Debt coverage ratio is a measurement of a company ability to meet its debt obligations from its cash flow. In other words, it’s measure the company ability to generate enough income with its operations to cover its debt obligations. The ratio is a representative of net operating income as a multiple of debt obligations due within one year. The debt obligations (might be any borrowings on its balance sheet like loans and bonds) include: interests, principle, and lease payments. The debt coverage ratio is used to analyse companies, usually by lenders, to estimate the company ability to meet its debt obligations. The minimum ratio a lender will look for in a business depends on its risk tolerance and thee current macroeconomic conditions.
The formula for calculating debt coverage ration requires net operating income and total debt services on the company.
Debt Coverage Ratio = Net Operating Income / Total Debt Services
The Net operating income is derived from company total revenue minus its operating expenses (excluding taxes and interest) or EBIT. Total debt is the all the current debt obligations (interest and principle) for the given period, usually one year.

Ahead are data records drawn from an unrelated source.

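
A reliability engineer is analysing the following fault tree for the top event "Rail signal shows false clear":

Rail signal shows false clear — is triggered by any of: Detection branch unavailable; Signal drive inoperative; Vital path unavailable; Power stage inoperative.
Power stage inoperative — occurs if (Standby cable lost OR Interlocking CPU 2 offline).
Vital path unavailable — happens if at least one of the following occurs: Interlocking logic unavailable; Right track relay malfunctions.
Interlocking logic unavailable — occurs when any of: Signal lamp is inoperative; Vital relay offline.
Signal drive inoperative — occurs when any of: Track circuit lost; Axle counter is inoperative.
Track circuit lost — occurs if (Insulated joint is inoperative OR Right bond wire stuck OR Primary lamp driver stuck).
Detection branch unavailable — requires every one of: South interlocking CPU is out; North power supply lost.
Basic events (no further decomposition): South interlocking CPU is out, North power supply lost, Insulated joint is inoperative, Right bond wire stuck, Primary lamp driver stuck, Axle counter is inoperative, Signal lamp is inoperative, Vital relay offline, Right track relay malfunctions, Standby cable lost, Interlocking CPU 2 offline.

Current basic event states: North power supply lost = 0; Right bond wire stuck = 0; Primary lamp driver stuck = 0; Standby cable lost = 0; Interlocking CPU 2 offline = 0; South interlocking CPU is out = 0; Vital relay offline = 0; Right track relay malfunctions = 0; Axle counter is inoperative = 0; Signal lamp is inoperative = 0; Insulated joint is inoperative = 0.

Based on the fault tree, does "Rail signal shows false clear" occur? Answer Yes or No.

Detection branch unavailable [AND]: South interlocking CPU is out=not, North power supply lost=not → not all inputs occur → does not occur.
Track circuit lost [OR]: Insulated joint is inoperative=not, Right bond wire stuck=not, Primary lamp driver stuck=not → no input occurs → does not occur.
Signal drive inoperative [OR]: Track circuit lost=not, Axle counter is inoperative=not → no input occurs → does not occur.
Interlocking logic unavailable [OR]: Signal lamp is inoperative=not, Vital relay offline=not → no input occurs → does not occur.
Vital path unavailable [OR]: Interlocking logic unavailable=not, Right track relay malfunctions=not → no input occurs → does not occur.
Power stage inoperative [OR]: Standby cable lost=not, Interlocking CPU 2 offline=not → no input occurs → does not occur.
Rail signal shows false clear [OR]: Detection branch unavailable=not, Signal drive inoperative=not, Vital path unavailable=not, Power stage inoperative=not → no input occurs → does not occur.

No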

A company that has operating net income of $700,000 and debt service cost of $50,000 for the given period will have debt coverage ratio of: Net Operating Income/ Total Debt Services = $700,000 / $50,000 = 14
The debt coverage ratio can be used internally by the company management itself in order to assess its own ability to cover debt payments and obligations. It can also be used by lenders or investors to estimate company financial health and growth and borrowing potential. Companies with higher ratios are considered by investors and lending institutions to be more financially stable. We have to keep in mid the the ratio can change dramatically as the business takes on new debt, pays off old debt, or experiences revenue fluctuations.
If a debt the coverage ratio of a business is too close to 1 it is a sign of risk and vulnerability. This means that only a slight decrease in cash flow and the company will not be able to meet its debt obligations. The minimum DSCR that a lender will require depends of a variety of factors like lenders risk tolerance, current economic condition and the predictability of the business. If the general economy is growing, credit is more available, and the business in question is growing and in a predictable stable industry, lenders may be more tolerant of lower ratios.